The issue also lines up with a broader pattern in recent OpenClaw disclosures: the platform is powerful because it centralizes control, and that same control becomes the blast radius when permission enforcement fails.

What To Do Right Now

1. Check your exact version

If you are running anything older than v2026.3.11, assume you are affected.

2. Patch immediately

Upgrade to v2026.3.11 or later. This same version also patches CVE-2026-22172, another critical OpenClaw privilege-escalation issue.

3. Review token exposure after patching

After updating, audit existing tokens and remove anything you do not actively need. If you rely on restricted-scope tokens, recreate them after the patch so your current inventory reflects the fixed permission model.

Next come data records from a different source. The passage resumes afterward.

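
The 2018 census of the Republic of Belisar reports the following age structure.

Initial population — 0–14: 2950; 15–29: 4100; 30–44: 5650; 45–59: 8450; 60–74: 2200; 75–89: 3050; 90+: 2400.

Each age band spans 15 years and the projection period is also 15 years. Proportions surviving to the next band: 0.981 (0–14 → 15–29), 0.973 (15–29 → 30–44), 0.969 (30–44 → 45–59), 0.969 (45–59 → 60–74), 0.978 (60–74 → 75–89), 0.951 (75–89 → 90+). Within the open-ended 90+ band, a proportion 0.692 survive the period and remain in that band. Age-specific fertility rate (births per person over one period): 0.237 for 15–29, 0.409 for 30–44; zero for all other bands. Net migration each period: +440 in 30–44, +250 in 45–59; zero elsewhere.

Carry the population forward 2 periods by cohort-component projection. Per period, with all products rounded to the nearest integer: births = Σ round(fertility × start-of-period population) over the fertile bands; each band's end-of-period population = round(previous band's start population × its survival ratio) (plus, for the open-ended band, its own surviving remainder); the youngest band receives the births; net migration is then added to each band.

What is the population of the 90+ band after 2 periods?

5204

Let group 1 be 0–14 through group 7 = 90+.
Period 1:
Births: 4100 * 0.237 = 972  |  5650 * 0.409 = 2311 ⇒ total 3283
Group 2: 2950 * 0.981 = 2894
Group 3: 4100 * 0.973 = 3989
Group 4: 5650 * 0.969 = 5475
Group 5: 8450 * 0.969 = 8188
Group 6: 2200 * 0.978 = 2152
Group 7: 3050 * 0.951 + 2400 * 0.692 = 2901 + 1661 = 4562
Net migration: Group 3 + 440 → 4429; Group 4 + 250 → 5725
Population now: 0–14=3283, 15–29=2894, 30–44=4429, 45–59=5725, 60–74=8188, 75–89=2152, 90+=4562
Period 2:
Births: 2894 * 0.237 = 686  |  4429 * 0.409 = 1811 ⇒ total 2497
Group 2: 3283 * 0.981 = 3221
Group 3: 2894 * 0.973 = 2816
Group 4: 4429 * 0.969 = 4292
Group 5: 5725 * 0.969 = 5548
Group 6: 8188 * 0.978 = 8008
Group 7: 2152 * 0.951 + 4562 * 0.692 = 2047 + 3157 = 5204
Net migration: Group 3 + 440 → 3256; Group 4 + 250 → 4542
Population now: 0–14=2497, 15–29=3221, 30–44=3256, 45–59=4542, 60–74=5548, 75–89=8008, 90+=5204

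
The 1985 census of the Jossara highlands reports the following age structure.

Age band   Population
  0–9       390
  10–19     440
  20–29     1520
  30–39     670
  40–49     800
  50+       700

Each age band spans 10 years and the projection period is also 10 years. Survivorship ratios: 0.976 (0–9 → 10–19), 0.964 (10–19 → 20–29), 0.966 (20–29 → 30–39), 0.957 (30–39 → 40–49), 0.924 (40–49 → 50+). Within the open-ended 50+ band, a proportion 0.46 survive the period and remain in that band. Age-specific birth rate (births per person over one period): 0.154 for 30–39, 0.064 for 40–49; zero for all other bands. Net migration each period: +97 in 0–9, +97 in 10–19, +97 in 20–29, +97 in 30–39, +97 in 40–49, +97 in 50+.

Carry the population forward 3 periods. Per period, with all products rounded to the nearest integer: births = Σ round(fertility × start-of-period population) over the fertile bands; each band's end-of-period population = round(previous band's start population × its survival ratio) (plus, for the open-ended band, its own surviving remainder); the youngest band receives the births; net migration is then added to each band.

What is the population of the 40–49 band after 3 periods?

671

Call the bands 1 to 6, youngest first.
— Period 1 —
Births: 670 × 0.154 = 103, 800 × 0.064 = 51 — total 154
Band 2: 390 × 0.976 = 381
Band 3: 440 × 0.964 = 424
Band 4: 1520 × 0.966 = 1468
Band 5: 670 × 0.957 = 641
Band 6: 800 × 0.924 + 700 × 0.46 = 739 + 322 = 1061
Net migration: Band 1 + 97 → 251; Band 2 + 97 → 478; Band 3 + 97 → 521; Band 4 + 97 → 1565; Band 5 + 97 → 738; Band 6 + 97 → 1158
Giving 251 / 478 / 521 / 1565 / 738 / 1158.
— Period 2 —
Births: 1565 × 0.154 = 241, 738 × 0.064 = 47 — total 288
Band 2: 251 × 0.976 = 245
Band 3: 478 × 0.964 = 461
Band 4: 521 × 0.966 = 503
Band 5: 1565 × 0.957 = 1498
Band 6: 738 × 0.924 + 1158 × 0.46 = 682 + 533 = 1215
Net migration: Band 1 + 97 → 385; Band 2 + 97 → 342; Band 3 + 97 → 558; Band 4 + 97 → 600; Band 5 + 97 → 1595; Band 6 + 97 → 1312
Giving 385 / 342 / 558 / 600 / 1595 / 1312.
— Period 3 —
Births: 600 × 0.154 = 92, 1595 × 0.064 = 102 — total 194
Band 2: 385 × 0.976 = 376
Band 3: 342 × 0.964 = 330
Band 4: 558 × 0.966 = 539
Band 5: 600 × 0.957 = 574
Band 6: 1595 × 0.924 + 1312 × 0.46 = 1474 + 604 = 2078
Net migration: Band 1 + 97 → 291; Band 2 + 97 → 473; Band 3 + 97 → 427; Band 4 + 97 → 636; Band 5 + 97 → 671; Band 6 + 97 → 2175
Giving 291 / 473 / 427 / 636 / 671 / 2175.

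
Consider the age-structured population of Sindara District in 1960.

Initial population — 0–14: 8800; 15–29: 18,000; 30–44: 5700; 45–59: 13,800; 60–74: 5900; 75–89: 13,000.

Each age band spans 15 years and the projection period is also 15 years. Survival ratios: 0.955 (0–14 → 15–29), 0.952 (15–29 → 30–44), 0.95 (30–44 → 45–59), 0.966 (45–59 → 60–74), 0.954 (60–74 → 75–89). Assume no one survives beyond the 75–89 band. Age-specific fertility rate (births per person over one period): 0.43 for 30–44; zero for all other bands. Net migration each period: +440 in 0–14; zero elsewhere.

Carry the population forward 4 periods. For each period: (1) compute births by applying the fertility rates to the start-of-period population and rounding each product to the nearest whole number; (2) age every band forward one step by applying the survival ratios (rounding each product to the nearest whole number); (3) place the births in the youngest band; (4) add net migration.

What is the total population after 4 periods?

37217

[period 1]
Births: 5700 × 0.43 = 2451
15–29: 8800 × 0.955 = 8404
30–44: 18000 × 0.952 = 17136
45–59: 5700 × 0.95 = 5415
60–74: 13800 × 0.966 = 13331
75–89: 5900 × 0.954 = 5629
Net migration: 0–14 + 440 → 2891
Giving 2891 / 8404 / 17136 / 5415 / 13331 / 5629.
[period 2]
Births: 17136 × 0.43 = 7368
15–29: 2891 × 0.955 = 2761
30–44: 8404 × 0.952 = 8001
45–59: 17136 × 0.95 = 16279
60–74: 5415 × 0.966 = 5231
75–89: 13331 × 0.954 = 12718
Net migration: 0–14 + 440 → 7808
Giving 7808 / 2761 / 8001 / 16279 / 5231 / 12718.
[period 3]
Births: 8001 × 0.43 = 3440
15–29: 7808 × 0.955 = 7457
30–44: 2761 × 0.952 = 2628
45–59: 8001 × 0.95 = 7601
60–74: 16279 × 0.966 = 15726
75–89: 5231 × 0.954 = 4990
Net migration: 0–14 + 440 → 3880
Giving 3880 / 7457 / 2628 / 7601 / 15726 / 4990.
[period 4]
Births: 2628 × 0.43 = 1130
15–29: 3880 × 0.955 = 3705
30–44: 7457 × 0.952 = 7099
45–59: 2628 × 0.95 = 2497
60–74: 7601 × 0.966 = 7343
75–89: 15726 × 0.954 = 15003
Net migration: 0–14 + 440 → 1570
Giving 1570 / 3705 / 7099 / 2497 / 7343 / 15003.
Total after period 4: 1570 + 3705 + 7099 + 2497 + 7343 + 15003 = 37217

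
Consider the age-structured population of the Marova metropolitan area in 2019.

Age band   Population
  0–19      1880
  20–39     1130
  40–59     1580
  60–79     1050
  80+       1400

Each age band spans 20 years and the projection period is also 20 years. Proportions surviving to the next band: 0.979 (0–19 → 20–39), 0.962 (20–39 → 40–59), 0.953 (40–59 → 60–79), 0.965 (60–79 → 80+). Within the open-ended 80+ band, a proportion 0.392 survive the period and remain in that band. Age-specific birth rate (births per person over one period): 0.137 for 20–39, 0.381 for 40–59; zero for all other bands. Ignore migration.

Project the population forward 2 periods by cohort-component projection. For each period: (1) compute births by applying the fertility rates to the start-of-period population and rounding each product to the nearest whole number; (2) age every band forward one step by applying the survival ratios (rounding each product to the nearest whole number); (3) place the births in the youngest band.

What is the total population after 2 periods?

Period 1:
Births: 1130 * 0.137 = 155, 1580 * 0.381 = 602 — total 757
20–39: 1880 * 0.979 = 1841
40–59: 1130 * 0.962 = 1087
60–79: 1580 * 0.953 = 1506
80+: 1050 * 0.965 + 1400 * 0.392 = 1013 + 549 = 1562
Population now: 0–19=757, 20–39=1841, 40–59=1087, 60–79=1506, 80+=1562
Period 2:
Births: 1841 * 0.137 = 252, 1087 * 0.381 = 414 — total 666
20–39: 757 * 0.979 = 741
40–59: 1841 * 0.962 = 1771
60–79: 1087 * 0.953 = 1036
80+: 1506 * 0.965 + 1562 * 0.392 = 1453 + 612 = 2065
Population now: 0–19=666, 20–39=741, 40–59=1771, 60–79=1036, 80+=2065
Total after period 2: 666 + 741 + 1771 + 1036 + 2065 = 6279

6279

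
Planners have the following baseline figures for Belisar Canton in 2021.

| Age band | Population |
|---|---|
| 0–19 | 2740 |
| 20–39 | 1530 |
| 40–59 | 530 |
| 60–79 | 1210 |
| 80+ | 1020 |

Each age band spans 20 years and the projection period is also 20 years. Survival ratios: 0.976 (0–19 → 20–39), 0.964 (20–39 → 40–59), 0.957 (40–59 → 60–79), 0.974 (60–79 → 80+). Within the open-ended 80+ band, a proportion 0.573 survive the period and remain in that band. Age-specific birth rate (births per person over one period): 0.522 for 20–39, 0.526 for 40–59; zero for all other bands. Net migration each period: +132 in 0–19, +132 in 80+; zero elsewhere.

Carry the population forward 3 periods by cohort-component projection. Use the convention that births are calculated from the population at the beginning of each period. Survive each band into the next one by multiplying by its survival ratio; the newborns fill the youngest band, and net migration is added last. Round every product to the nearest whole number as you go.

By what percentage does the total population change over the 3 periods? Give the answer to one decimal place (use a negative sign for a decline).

Let band 1 be 0–19 through band 5 = 80+.
After projecting period 1:
Births: 1530 * 0.522 = 799 ; 530 * 0.526 = 279 — total 1078
Band 2: 2740 * 0.976 = 2674
Band 3: 1530 * 0.964 = 1475
Band 4: 530 * 0.957 = 507
Band 5: 1210 * 0.974 + 1020 * 0.573 = 1179 + 584 = 1763
Net migration: Band 1 + 132 → 1210; Band 5 + 132 → 1895
End of period: [1210, 2674, 1475, 507, 1895]
After projecting period 2:
Births: 2674 * 0.522 = 1396 ; 1475 * 0.526 = 776 — total 2172
Band 2: 1210 * 0.976 = 1181
Band 3: 2674 * 0.964 = 2578
Band 4: 1475 * 0.957 = 1412
Band 5: 507 * 0.974 + 1895 * 0.573 = 494 + 1086 = 1580
Net migration: Band 1 + 132 → 2304; Band 5 + 132 → 1712
End of period: [2304, 1181, 2578, 1412, 1712]
After projecting period 3:
Births: 1181 * 0.522 = 616 ; 2578 * 0.526 = 1356 — total 1972
Band 2: 2304 * 0.976 = 2249
Band 3: 1181 * 0.964 = 1138
Band 4: 2578 * 0.957 = 2467
Band 5: 1412 * 0.974 + 1712 * 0.573 = 1375 + 981 = 2356
Net migration: Band 1 + 132 → 2104; Band 5 + 132 → 2488
End of period: [2104, 2249, 1138, 2467, 2488]
Total: 7030 → 10446; change = 3416; percentage change = 48.6%

48.6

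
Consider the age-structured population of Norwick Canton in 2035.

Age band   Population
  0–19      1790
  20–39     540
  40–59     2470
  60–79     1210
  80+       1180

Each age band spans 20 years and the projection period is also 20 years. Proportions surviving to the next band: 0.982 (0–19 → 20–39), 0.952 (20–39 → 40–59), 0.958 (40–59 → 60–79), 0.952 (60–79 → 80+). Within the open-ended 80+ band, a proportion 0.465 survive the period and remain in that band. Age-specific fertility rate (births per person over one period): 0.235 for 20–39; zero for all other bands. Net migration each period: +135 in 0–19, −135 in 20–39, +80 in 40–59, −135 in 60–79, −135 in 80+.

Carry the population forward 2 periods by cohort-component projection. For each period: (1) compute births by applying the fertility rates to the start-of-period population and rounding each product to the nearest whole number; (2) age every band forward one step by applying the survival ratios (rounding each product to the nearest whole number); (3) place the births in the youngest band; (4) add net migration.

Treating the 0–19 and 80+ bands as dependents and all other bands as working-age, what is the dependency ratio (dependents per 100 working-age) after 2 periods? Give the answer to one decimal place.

(Groups numbered youngest = 1 to oldest = 5.)
[period 1]
Births: 540 × 0.235 = 127
Group 2: 1790 × 0.982 = 1758
Group 3: 540 × 0.952 = 514
Group 4: 2470 × 0.958 = 2366
Group 5: 1210 × 0.952 + 1180 × 0.465 = 1152 + 549 = 1701
Net migration: Group 1 + 135 → 262; Group 2 − 135 → 1623; Group 3 + 80 → 594; Group 4 − 135 → 2231; Group 5 − 135 → 1566
Population now: 0–19=262, 20–39=1623, 40–59=594, 60–79=2231, 80+=1566
[period 2]
Births: 1623 × 0.235 = 381
Group 2: 262 × 0.982 = 257
Group 3: 1623 × 0.952 = 1545
Group 4: 594 × 0.958 = 569
Group 5: 2231 × 0.952 + 1566 × 0.465 = 2124 + 728 = 2852
Net migration: Group 1 + 135 → 516; Group 2 − 135 → 122; Group 3 + 80 → 1625; Group 4 − 135 → 434; Group 5 − 135 → 2717
Population now: 0–19=516, 20–39=122, 40–59=1625, 60–79=434, 80+=2717
Dependents (band 0–19 + band 80+) = 516 + 2717 = 3233; working-age = 2181; ratio = 3233/2181 × 100 = 148.2

148.2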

4. Enable authentication if you have not already

Published reporting around this disclosure noted a large population of internet-facing OpenClaw instances, including many running without authentication. Patching matters, but basic access control still matters too.

Key Takeaways

• CVE-2026-32922 is a critical OpenClaw privilege-escalation flaw in the device.token.rotate function.
• A low-privilege token could rotate into a full admin token on affected versions.
• The fix is in v2026.3.11 or later.
• The same update also patches CVE-2026-22172, another critical scope-boundary failure.
• Restricted tokens should be audited and recreated after patching so your live credentials reflect the corrected permission model.

OpenClaw's permission model only helps if the system enforces it during every lifecycle step, not just at token issuance. When rotation becomes an upgrade path, every supposedly limited credential becomes more dangerous than it looks.